De Rijcke argues that her findings demonstrate 

that we need an alternative moral discourse in research assessment, centered around the need to address growing inequalities in the science system. 

In de Rijcke’s words, there is an ‘evaluation gap’, a

Discrepancy between evaluation criteria and the social, cultural and economic functions of science

What she means in short is that our focus in research evaluation on measurements of quality have resulted in a system focused on meeting performance targets at the expense of creating a socially responsible research system.

While I agree with this, this assumes that we agree on what the social, cultural and economic functions of science and research are – it is good to talk about economic, social and cultural benefits, but we should first be able to answer the question, Benefits to whom? The social, cultural and economic functions of science are not given, universal nor eternal – one need only look to the case of Vannevar Bush and the Office of Scientific Research and Development, or the tragic case of Lysenkoism to understand this. And while these examples are hyperbole, they make the point – the social, economic and cultural are situated in the historical and political, and by extension so is science functioning in the service of the social, economic and cultural. 

This is not to say that there is a pure realm of research that exists beyond historical and political contingencies. On the contrary, it is to say that science and research are always the product of their time and place.

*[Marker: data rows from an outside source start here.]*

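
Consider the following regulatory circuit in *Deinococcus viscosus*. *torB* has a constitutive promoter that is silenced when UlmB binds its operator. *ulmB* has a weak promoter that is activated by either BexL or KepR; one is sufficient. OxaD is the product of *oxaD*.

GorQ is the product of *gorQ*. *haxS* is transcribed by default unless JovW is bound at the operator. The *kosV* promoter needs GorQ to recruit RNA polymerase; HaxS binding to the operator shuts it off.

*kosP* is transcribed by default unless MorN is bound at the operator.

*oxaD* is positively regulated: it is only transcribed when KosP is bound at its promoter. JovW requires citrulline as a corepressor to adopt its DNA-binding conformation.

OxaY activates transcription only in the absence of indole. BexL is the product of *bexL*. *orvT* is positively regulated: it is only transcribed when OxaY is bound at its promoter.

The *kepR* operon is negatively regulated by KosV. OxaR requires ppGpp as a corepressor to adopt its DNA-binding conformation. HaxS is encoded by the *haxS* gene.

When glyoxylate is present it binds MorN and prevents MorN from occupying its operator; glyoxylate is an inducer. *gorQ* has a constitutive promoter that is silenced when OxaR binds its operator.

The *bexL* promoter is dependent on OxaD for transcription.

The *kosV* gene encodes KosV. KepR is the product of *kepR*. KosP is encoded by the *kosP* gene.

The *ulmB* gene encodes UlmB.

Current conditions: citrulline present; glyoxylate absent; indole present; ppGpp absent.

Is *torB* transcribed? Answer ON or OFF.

ON

Glyoxylate is absent, so MorN is active.
With repressor MorN bound, *kosP* is not transcribed.
So KosP is not produced.
Required activator KosP is absent, so *oxaD* is not transcribed.
So OxaD is not produced.
Required activator OxaD is absent, so *bexL* is not transcribed.
So BexL is not produced.
Citrulline is present, so JovW is active.
With repressor JovW bound, *haxS* is not transcribed.
So HaxS is not produced.
ppGpp is absent, so OxaR is inactive.
With no repressor bound, *gorQ* is transcribed.
So GorQ is produced and active.
No repressor is bound and GorQ is active, so *kosV* is transcribed.
So KosV is produced and active.
With repressor KosV bound, *kepR* is not transcribed.
So KepR is not produced.
No activator is available at the *ulmB* promoter, so *ulmB* is not transcribed.
So UlmB is not produced.
With no repressor bound, *torB* is transcribed.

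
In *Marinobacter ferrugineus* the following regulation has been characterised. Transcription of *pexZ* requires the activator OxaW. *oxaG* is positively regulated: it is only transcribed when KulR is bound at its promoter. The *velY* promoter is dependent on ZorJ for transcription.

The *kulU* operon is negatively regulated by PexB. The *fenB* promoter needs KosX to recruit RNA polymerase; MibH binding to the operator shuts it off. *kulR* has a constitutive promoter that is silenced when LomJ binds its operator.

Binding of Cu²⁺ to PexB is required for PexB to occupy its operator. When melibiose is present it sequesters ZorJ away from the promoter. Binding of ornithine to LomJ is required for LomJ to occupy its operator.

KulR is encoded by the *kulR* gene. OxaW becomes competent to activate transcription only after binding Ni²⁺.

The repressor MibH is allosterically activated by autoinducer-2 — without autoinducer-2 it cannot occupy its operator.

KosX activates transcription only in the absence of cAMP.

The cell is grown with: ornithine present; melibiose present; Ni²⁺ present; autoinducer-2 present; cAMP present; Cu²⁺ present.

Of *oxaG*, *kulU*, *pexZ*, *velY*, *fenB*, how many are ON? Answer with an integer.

1

Ornithine is present, so LomJ is active.
With repressor LomJ bound, *kulR* is not transcribed.
So KulR is not produced.
Required activator KulR is absent, so *oxaG* is not transcribed.
→ *oxaG* is OFF.
Cu²⁺ is present, so PexB is active.
With repressor PexB bound, *kulU* is not transcribed.
→ *kulU* is OFF.
Ni²⁺ is present, so OxaW is active.
No repressor is bound and OxaW is active, so *pexZ* is transcribed.
→ *pexZ* is ON.
Melibiose is present, so ZorJ is inactive.
Required activator ZorJ is absent, so *velY* is not transcribed.
→ *velY* is OFF.
Autoinducer-2 is present, so MibH is active.
cAMP is present, so KosX is inactive.
With repressor MibH bound, *fenB* is not transcribed.
→ *fenB* is OFF.
1 of the 5 genes is transcribed.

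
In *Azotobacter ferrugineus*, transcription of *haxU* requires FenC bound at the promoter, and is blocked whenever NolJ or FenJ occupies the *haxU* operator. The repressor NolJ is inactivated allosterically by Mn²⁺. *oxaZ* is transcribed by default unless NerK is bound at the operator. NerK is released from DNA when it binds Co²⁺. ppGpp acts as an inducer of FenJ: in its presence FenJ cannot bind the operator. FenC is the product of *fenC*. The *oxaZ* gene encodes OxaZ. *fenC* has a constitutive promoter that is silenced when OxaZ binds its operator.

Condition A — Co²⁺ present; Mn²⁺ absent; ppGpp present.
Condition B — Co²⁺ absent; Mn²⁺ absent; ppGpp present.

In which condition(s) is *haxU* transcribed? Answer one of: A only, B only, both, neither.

neither

Condition A:
Co²⁺ is present, so NerK is inactive.
With no repressor bound, *oxaZ* is transcribed.
So OxaZ is produced and active.
With repressor OxaZ bound, *fenC* is not transcribed.
So FenC is not produced.
Mn²⁺ is absent, so NolJ is active.
ppGpp is present, so FenJ is inactive.
With repressor NolJ bound, *haxU* is not transcribed.
→ *haxU* is OFF in A.
Condition B:
Co²⁺ is absent, so NerK is active.
With repressor NerK bound, *oxaZ* is not transcribed.
So OxaZ is not produced.
With no repressor bound, *fenC* is transcribed.
So FenC is produced and active.
Mn²⁺ is absent, so NolJ is active.
ppGpp is present, so FenJ is inactive.
With repressor NolJ bound, *haxU* is not transcribed.
→ *haxU* is OFF in B.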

Those of us working in research evaluation, when we talk about measurement, have to depart from the understanding that what we are trying to measure, in the first instance, are political and historical interests, and that in simply measuring these, as de Rijcke demonstrates, we are going to push science and research in the direction of those interests. We spend a lot of time talking about the social and economic impacts of science, but far less time talking about how the social and economic impact on science.